For us, being true to your values means that sure, you might lose a few people along the way, but you’re left with a bunch of people who really love what you do.
“In a world where everyone is shouting for attention, brands that are brave enough to be themselves, stand up for what they believe in and can tell their stories well, are the brands that win. It’s better to have 500 people that love your brand, than a thousand people that like your brand.” – Andrew Dobbie, Our Founder
In the same study by Sprout Social mentioned above, 53% of people say they feel connected when a brand’s values align with their own, and when their personal beliefs align with what brands are saying, 28% will gladly give that company public praise, which is like, the greatest gift you could ever get from your audience (even better than surprise burritos, and that’s saying something).
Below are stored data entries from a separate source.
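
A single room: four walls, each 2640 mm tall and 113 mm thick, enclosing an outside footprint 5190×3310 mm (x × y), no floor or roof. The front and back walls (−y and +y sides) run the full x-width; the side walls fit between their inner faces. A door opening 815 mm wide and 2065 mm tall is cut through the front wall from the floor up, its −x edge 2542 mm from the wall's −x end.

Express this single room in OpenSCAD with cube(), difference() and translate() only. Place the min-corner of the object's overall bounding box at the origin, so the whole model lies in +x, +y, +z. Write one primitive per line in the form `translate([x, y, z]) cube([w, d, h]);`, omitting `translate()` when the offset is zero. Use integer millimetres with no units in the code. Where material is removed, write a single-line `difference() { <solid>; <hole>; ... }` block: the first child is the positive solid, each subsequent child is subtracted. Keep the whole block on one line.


difference() { cube([5190, 113, 2640]); translate([2542, 0, 0]) cube([815, 113, 2065]); }
translate([0, 3197, 0]) cube([5190, 113, 2640]);
translate([0, 113, 0]) cube([113, 3084, 2640]);
translate([5077, 113, 0]) cube([113, 3084, 2640]);


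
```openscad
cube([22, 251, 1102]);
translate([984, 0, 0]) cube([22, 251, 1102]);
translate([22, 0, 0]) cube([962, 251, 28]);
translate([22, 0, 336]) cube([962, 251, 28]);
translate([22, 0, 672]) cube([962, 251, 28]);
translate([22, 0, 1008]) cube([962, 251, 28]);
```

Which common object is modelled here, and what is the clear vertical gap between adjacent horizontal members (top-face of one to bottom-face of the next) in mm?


A bookshelf. The clear shelf gap is 308 mm.

Two tall side panels with 4 horizontal boards between them — a bookshelf. The first two shelf undersides are at z = 0 and z = 336; with shelf thickness 28, the clear gap is 336 − 0 − 28 = 308 mm.


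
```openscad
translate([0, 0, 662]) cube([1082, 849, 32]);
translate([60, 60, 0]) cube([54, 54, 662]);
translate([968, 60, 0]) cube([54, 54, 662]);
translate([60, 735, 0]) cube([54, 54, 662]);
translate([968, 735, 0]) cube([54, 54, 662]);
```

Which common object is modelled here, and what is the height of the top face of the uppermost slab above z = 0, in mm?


A table. The table height is 694 mm.

A 1082×849×32 slab sits at z = 662 on four 54 mm square posts — a table. The top surface is at 662 + 32 = 694 mm.


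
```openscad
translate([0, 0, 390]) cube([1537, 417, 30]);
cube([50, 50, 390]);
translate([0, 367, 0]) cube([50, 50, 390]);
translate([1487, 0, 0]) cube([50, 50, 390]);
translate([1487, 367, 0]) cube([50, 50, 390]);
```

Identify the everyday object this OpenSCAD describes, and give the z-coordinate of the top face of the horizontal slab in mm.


A bench. The seat-top height is 420 mm.

A long slab on four corner posts — a bench. The slab sits at z = 390 with thickness 30, so the top is 390 + 30 = 420 mm.


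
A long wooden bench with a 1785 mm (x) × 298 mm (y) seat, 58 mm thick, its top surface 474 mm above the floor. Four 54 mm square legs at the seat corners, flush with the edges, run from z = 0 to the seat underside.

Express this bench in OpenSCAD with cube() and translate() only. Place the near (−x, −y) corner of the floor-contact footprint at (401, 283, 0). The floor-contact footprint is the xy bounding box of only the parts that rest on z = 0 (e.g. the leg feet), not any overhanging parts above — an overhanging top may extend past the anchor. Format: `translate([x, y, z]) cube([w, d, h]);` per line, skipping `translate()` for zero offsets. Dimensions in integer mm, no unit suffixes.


// leg_h = 474 − 58 = 416
translate([401, 283, 416]) cube([1785, 298, 58]);
translate([401, 283, 0]) cube([54, 54, 416]);
translate([401, 527, 0]) cube([54, 54, 416]);
translate([2132, 283, 0]) cube([54, 54, 416]);
translate([2132, 527, 0]) cube([54, 54, 416]);


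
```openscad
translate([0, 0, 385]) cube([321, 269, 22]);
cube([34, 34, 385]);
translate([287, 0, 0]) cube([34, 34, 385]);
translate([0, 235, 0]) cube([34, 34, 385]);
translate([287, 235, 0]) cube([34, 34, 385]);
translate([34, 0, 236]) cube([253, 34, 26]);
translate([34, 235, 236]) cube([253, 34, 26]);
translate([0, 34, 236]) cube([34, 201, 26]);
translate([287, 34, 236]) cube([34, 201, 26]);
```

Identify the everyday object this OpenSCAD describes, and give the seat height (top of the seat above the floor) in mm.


A stool. The seat height is 407 mm.

A 321×269×22 slab at z = 385 on four corner posts — a stool. The seat top is 385 + 22 = 407 mm.


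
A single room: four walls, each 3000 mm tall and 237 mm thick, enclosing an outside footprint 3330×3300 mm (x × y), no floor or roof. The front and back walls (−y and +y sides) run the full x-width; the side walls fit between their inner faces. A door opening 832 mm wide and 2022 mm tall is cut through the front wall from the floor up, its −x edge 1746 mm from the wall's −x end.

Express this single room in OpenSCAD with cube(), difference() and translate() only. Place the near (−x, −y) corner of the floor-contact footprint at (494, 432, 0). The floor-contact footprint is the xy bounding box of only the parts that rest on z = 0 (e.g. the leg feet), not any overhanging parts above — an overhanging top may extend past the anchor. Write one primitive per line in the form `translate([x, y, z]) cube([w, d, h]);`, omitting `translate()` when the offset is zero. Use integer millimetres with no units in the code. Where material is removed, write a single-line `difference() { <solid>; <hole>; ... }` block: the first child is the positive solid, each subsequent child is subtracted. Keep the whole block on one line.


difference() { translate([494, 432, 0]) cube([3330, 237, 3000]); translate([2240, 432, 0]) cube([832, 237, 2022]); }
translate([494, 3495, 0]) cube([3330, 237, 3000]);
translate([494, 669, 0]) cube([237, 2826, 3000]);
translate([3587, 669, 0]) cube([237, 2826, 3000]);


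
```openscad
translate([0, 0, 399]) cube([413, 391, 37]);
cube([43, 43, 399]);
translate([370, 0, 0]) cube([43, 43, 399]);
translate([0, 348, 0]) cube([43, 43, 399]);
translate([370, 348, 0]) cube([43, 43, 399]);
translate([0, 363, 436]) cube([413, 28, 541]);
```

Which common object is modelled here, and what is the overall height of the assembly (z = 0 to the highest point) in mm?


A chair. The overall height is 977 mm.

A slab on four corner posts with a tall panel at the back — a chair. The seat slab sits at z = 399 with thickness 37, and the 541 mm backrest starts at the seat top, so the overall height is 399 + 37 + 541 = 977 mm.


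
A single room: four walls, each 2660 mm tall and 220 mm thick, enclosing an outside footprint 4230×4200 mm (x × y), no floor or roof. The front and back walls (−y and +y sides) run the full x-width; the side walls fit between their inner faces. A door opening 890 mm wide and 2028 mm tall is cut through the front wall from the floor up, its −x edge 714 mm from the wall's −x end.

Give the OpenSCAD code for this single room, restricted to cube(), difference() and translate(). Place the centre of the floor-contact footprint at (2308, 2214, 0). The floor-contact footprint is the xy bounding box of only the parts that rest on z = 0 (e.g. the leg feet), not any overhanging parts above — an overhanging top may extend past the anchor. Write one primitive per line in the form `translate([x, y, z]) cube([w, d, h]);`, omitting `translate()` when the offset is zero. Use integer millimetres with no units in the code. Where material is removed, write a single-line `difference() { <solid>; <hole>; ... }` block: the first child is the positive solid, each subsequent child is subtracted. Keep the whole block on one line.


difference() { translate([193, 114, 0]) cube([4230, 220, 2660]); translate([907, 114, 0]) cube([890, 220, 2028]); }
translate([193, 4094, 0]) cube([4230, 220, 2660]);
translate([193, 334, 0]) cube([220, 3760, 2660]);
translate([4203, 334, 0]) cube([220, 3760, 2660]);


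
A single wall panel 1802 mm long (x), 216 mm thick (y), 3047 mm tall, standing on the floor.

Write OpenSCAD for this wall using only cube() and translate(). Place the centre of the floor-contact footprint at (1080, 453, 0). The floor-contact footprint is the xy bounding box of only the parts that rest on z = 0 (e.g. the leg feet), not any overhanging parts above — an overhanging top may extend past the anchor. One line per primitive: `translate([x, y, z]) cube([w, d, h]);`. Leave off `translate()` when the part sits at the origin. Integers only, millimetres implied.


translate([179, 345, 0]) cube([1802, 216, 3047]);


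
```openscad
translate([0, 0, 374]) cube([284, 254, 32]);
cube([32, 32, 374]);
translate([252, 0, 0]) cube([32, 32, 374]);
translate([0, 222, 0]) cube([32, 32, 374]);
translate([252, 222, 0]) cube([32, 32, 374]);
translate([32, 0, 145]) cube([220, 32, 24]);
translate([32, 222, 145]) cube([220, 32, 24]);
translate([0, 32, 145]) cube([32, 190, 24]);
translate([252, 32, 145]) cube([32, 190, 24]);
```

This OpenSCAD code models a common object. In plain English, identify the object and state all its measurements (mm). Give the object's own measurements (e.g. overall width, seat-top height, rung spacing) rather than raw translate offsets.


A four-legged stool. The seat is a 284×254×32 mm slab whose top surface is at z = 406 mm; four square legs, each 32×32 mm in cross-section, run from the floor (z = 0) to the underside of the seat, each flush with a corner of the seat. Four stretchers, 32 mm wide and 24 mm tall, connect adjacent legs with their undersides at z = 145 mm, each running between the inner faces of the legs it joins and aligned with the legs' outer faces on the other axis.


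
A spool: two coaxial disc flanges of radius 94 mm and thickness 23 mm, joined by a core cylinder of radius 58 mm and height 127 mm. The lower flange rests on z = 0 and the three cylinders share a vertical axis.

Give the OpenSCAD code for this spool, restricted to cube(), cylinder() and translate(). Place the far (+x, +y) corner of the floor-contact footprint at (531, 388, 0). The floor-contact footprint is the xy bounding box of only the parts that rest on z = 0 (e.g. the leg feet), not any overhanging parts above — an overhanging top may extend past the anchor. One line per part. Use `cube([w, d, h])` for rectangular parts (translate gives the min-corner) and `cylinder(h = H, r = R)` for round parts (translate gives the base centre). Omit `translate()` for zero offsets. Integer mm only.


translate([437, 294, 0]) cylinder(h = 23, r = 94);
translate([437, 294, 23]) cylinder(h = 127, r = 58);
translate([437, 294, 150]) cylinder(h = 23, r = 94);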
For a lot of brands, they worry that by getting involved in social or political issues, they could be accused of ‘woke washing’ and jumping on protest for profit – which, for some, could unfortunately be true *shakes fist*. However, the perception of some shouldn’t stop the good guys from doing good and with huge global platforms and huge advertising budgets (hello Super Bowl) brands have the power to truly impact change. In a 2017 study by Edelman Insights, 51% of people said that brands have the potential to solve more social issues than the government! Even those brands without big spends can make positive change – either on a local level (or, thanks to social media) on a much larger scale than they could’ve ever imagined.
So, how does a brand – big or small – take a stance? Long before the videos are made, the manifestos are written and the press releases are sent out, really taking a stance starts with knowing your brand’s purpose and values. Only when you really know those brand values, can you start to live what your brand believes in. Social media has opened up a whole new era of transparency and – in a good way – it has forced brands (and the individuals within those brands) to hold themselves accountable to what they preach. Audiences want to see action, long before they see adverts, which, when you really think about it, isn’t too much to ask. If a business knows who they are, stays true their values, sticks to their promises and uses their platform to make a positive impact on this world, then there is no question that brands should absolutely have a stance.